Today, I was pleasantly surprised to find a package waiting for me. Even though it had only been TWO DAYS since Gary sent his classic Flatband Ergo out in the mail, I was looking at the beautiful osage orange frame in its fullest.

The first thing I noticed was the beautiful grain and finish on the wood. Gary really did the osage orange wood justice with his fantastic finish.

I picked up the frame, and immediately understand why so many people in the chat room had advised me to go with my gut feeling and buy the Ergo- it is so comfortable. The thumb brace is exceptional and allows for a great grip on the slingshot. The forks are wide enough to guarantee fork hits will be rare (if never), but they are not too wide as to put a strain on the hand just to grip the thing. In short, I like the fork width. I killed a bunch of cans today, gaining the sentiment that this slingshot shoots where you want it to! The osage orange wood is strong as any wood I have ever dealt with. I understand why some on this forum joke about it being "yellow gold," because in our slingshot fanatics world, this wood is like gold to us! In conclusion, a comfy and strong frame is what you will get with this Ergo.

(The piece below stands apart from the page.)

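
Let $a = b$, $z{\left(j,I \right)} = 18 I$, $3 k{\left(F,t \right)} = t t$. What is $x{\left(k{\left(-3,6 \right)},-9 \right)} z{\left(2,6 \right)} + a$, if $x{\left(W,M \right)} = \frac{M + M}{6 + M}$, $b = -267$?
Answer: $381$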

Gary sent the slingshot out with .050 inch thick latex bands with one of his double cupped pouches. I like how easy it is to just drop the ball into the pouch, which does the work for you in terms of centering the ball. The bands are tied securely to both the pouch and the frame. In addition, the bands have a nice pull, similar to Tex's field bands in my opinion. They shoot fast, and I have no doubt they will outlast some of the Theraband gold and Theraband black bandsets out there.

Gary is as nice of a guy as any on this forum, and he knows so much about this hobby. He was quick in his communication and was even quicker in sending out the package. I am so glad I made this purchase. If you are looking for a nice board-cut slingshot, look no further than the Flatband Ergo!

Thanks Gary for this addition of a timeless classic to my ever-growing slingshot collection!

Please check out some pictures down below!


----------



## e~shot (Jun 3, 2010)

Good review Michell, very nice slingshot


----------



## Northerner (Nov 9, 2010)

Nice slingshot Brian! Gary sure considers all the details and makes a frame that feels great in the hand. Osage Orange is very popular amongst the selfbow craftsmen... also called Horse-apple, Hedgeapple, Bois D'Arc, Bow-wood, Bodark, etc.

Cheers,
Northerner


----------



## NaturalFork (Jan 21, 2010)

Yea those flatband ergos kick serious ass.


----------



## M.J (Nov 1, 2010)

Great design, great wood, great guy! Doesn't get any better!


----------



## spanky (May 29, 2011)

Garys makes stunning slingshots plus he is one heck of a nice bloke.
I still cant get over the price he charges,My Ergo is worth its weight in gold to me,The finish is out of this world,And it shoots like a dream.
If you havent got a Flatband ergo-GET ONE,You will be amazed.


----------



## Screwdriver (May 31, 2011)

Nice....I got an Ergo in Osage with oiled finish......

Gary is the man......!


----------



## Dayhiker (Mar 13, 2010)

Congratulations, that's one of the best slingshots out there. I now have 2.


----------



## Daniel J (Dec 15, 2010)

it looks good, i might check it out later.


----------



## Pro-Shot (UK) Catapults (Apr 21, 2010)

Gary flatband does not shout about his classics but you got to hand it to him he makes a nice frame and his band set arnt bad to


----------